Middle East Transformation Will Not Favor Extremists


The ambiguity surrounding some Islamist powers involved in Middle East revolts raise questions in the West about the trajectory in which ongoing turmoil is taking the region. Skepticism is exacerbated by the fact that some Al-Qaeda affiliates are enthusiastically talking about the opportunities that change in the Middle East holds for them. Lessons learned from Iraq’s transformation suggest two things; that the emergence of even a stumbling democracy makes extremists more vulnerable to change themselves, and that the potential for evolution towards democracy is greater than that for relapse towards theocracy. The international community should therefore remain engaged until that outcome is achieved.

Change is happening. And with change comes opportunity for the powers that oppose the status quo. The average Tahrir Square-type protesters use this opportunity to seek greater freedoms, a more representative government, better jobs and other legitimate aspirations.

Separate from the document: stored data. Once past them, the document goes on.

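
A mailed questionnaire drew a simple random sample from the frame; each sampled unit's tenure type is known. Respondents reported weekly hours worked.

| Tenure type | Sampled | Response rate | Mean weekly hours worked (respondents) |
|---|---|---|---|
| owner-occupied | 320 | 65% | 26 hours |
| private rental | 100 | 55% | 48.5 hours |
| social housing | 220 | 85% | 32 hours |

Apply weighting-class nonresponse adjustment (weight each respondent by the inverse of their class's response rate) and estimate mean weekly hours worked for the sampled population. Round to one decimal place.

With weight = n_sampled/n_responded per class, the weighted class total is n_sampled:
  owner-occupied: 320 × 26 = 8320
  private rental: 100 × 48.5 = 4850
  social housing: 220 × 32 = 7040
Adjusted estimate = 20,210 / 640 = 31.5781 → 31.6.

31.6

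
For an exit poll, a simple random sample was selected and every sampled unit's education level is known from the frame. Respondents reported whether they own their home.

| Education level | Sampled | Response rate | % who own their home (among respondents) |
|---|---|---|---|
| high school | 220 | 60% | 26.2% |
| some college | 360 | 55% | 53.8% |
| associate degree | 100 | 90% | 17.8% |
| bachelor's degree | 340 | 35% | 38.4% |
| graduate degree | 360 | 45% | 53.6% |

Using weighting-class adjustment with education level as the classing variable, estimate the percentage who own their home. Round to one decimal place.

With weight = n_sampled/n_responded per class, the weighted class total is n_sampled:
  high school: 220 × 26.2 = 5764
  some college: 360 × 53.8 = 19,368
  associate degree: 100 × 17.8 = 1780
  bachelor's degree: 340 × 38.4 = 13,056
  graduate degree: 360 × 53.6 = 19,296
Adjusted estimate = 59,264 / 1,380 = 42.9449 → 42.9%.

42.9%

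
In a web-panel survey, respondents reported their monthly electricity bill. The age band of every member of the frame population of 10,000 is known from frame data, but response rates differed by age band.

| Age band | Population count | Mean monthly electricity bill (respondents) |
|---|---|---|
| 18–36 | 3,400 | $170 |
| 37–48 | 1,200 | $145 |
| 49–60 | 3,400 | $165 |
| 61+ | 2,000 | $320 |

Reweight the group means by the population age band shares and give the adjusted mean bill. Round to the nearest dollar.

Weight each group's respondent value by its population share:
  18–36: (3,400/10,000) × 170 = 57.8
  37–48: (1,200/10,000) × 145 = 17.4
  49–60: (3,400/10,000) × 165 = 56.1
  61+: (2,000/10,000) × 320 = 64
Post-stratified estimate = 195.3 → $195.

$195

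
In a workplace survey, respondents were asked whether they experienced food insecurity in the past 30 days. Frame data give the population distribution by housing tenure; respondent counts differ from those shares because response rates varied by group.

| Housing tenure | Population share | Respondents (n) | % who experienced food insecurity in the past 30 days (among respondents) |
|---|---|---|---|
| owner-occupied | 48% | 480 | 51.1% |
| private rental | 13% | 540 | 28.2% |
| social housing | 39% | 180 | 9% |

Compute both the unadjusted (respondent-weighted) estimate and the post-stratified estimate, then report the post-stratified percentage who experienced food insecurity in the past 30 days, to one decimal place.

31.7%

Unadjusted (pooled respondent) estimate weights by respondent counts:
  (480/1200)×51.1 + (540/1200)×28.2 + (180/1200)×9 = 34.48%
Post-stratified estimate weights by population shares:
  0.48×51.1 + 0.13×28.2 + 0.39×9 = 31.704%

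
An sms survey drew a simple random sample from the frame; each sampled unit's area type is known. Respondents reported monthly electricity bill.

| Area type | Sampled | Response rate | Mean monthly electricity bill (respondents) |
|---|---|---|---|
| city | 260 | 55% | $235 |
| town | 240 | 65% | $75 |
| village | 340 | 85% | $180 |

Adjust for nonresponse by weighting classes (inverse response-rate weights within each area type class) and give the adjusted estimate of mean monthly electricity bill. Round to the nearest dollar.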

There are, however, unsavory actors who see in this change and the ensuing chaos an opportunity to do harm.

Al-Qaeda propagandist and extremist cleric Anwar Al-Awlaki, for instance, recently said that change will allow terrorist organizations to make a “major leap forward,” regardless of the end-state of the new political system that will replace outgoing dictators.

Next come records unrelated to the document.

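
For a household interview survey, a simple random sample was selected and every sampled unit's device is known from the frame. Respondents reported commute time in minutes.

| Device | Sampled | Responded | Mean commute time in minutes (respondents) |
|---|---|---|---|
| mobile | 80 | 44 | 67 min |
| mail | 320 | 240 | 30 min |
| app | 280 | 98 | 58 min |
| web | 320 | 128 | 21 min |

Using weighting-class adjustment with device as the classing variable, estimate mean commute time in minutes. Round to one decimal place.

Response rates by class: mobile 44/80 = 55%, mail 240/320 = 75%, app 98/280 = 35%, web 128/320 = 40%.
Weighting each respondent by the inverse class response rate inflates each class back to its sampled size, so the class weight is n_sampled:
  mobile: 80 × 67 = 5360
  mail: 320 × 30 = 9600
  app: 280 × 58 = 16,240
  web: 320 × 21 = 6720
Adjusted estimate = 37,920 / 1,000 = 37.92 → 37.9.

37.9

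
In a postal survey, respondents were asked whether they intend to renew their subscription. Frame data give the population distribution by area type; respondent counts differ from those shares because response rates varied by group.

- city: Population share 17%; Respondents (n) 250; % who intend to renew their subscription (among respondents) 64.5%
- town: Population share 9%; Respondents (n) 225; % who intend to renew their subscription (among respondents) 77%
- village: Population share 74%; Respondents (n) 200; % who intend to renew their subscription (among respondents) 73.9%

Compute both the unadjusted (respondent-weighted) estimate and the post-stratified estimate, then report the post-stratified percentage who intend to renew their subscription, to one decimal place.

Naive respondent-only estimate (weights = respondent counts):
  (250/675)×64.5 + (225/675)×77 + (200/675)×73.9 = 71.4519%
Post-stratifying to population shares instead:
  0.17×64.5 + 0.09×77 + 0.74×73.9 = 72.581%

72.6%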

Awlaki’s generalization is fundamentally flawed, and the opportunity for his envisioned “leap” will end when stability and pluralistic political processes begin to take hold. The nature of the new political system does indeed matter. Protracted ethic and sectarian conflicts, civil wars and failing states tend to provide a favorable environment for extremists and terrorists. Democracies do not.

A democracy should allow previously repressed Islamists to take part in politics. These Islamists will strive to influence this democracy to further their views. But the system also changes the Islamists. Under the previous regimes, Islamist groups appealed to people simply by merit of their opposition to a dictator. In a democratic system the competition is different. Islamists will have to get elected to have influence, and since there will be no more resistance-against-dictatorship to boast, they need to present a revamped platform to be electable.

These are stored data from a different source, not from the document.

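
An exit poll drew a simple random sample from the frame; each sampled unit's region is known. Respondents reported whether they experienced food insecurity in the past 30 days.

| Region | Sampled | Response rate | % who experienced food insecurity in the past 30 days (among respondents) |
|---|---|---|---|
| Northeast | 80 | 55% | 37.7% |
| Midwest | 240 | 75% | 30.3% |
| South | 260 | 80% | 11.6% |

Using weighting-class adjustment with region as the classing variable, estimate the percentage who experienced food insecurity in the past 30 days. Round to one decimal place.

22.9%

Each respondent's weight = sampled/responded in their class; summing within a class gives n_sampled, so:
  Northeast: 80 × 37.7 = 3016
  Midwest: 240 × 30.3 = 7272
  South: 260 × 11.6 = 3016
Adjusted estimate = 13,304 / 580 = 22.9379 → 22.9%.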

Gradually the Islamists will have to assume a more civil and less confrontational posture. The campaigns and results of the 2005 and 2010 general elections in Iraq show what the trajectory is; voters gradually base their decisions more on the policies of the contenders rather than their piety.

Even seemingly irreconcilable cases like Moqtada Al-Sadr had to pay lip service to what the people want; reform, freedoms and better services. And above all, they have to eventually distance themselves from violence. Although Sadr continues to threaten with violence and tries to bend democracy to serve his purposes, the rules of the democratic game forced him to suspend most armed operations in 2008--in part--in exchange for a role in politics.

Change in the Middle East will break the vicious cycle the dictators had created and which enabled them to thrive and justify their staying in power. First, they kept the West under the impression that their regimes are necessary to protecting the security and interests of the West from Islamist extremists. Second, they simultaneously kept their people under the illusion that the West is bent on destroying Islam and resurrecting Western imperialism. Such arguments do not seem to resonate well today.

Change will alter the threat calculus for Islamists, from an international, intercultural or global realm, to one that is confined to individual states or communities. Instead of preparing Jihad against America and the West who—in the extremists view—support oppressive regimes and seek to destroy Islam, their efforts will shift towards the more urgent struggle for power within their own countries.

Rallying cries such as Palestine, Iraq or Afghanistan will become less and less relevant as people and factions in the Middle East regardless of their ideology start to compete with one another for power and influence and pay more attention to their problems at home.

Contrary to what Awlaki likes to think, change in the Middle East and North Africa will provide a great opportunity to significantly weaken radical Islamist groups. There will soon be a long and tough turf battle between radicals and moderates within the Muslim communities undergoing change. And as we saw in Iraq a few years ago, Sunni extremists, which saw in the fall of the dictator an opportunity to declare an Islamist state, were defeated at the hands of other Muslims. As long as the international community remains invested in consolidating democracy in the Middle East, the extremists’ fortunes in Libya or Egypt or Bahrain will not be any brighter than they were in Iraq.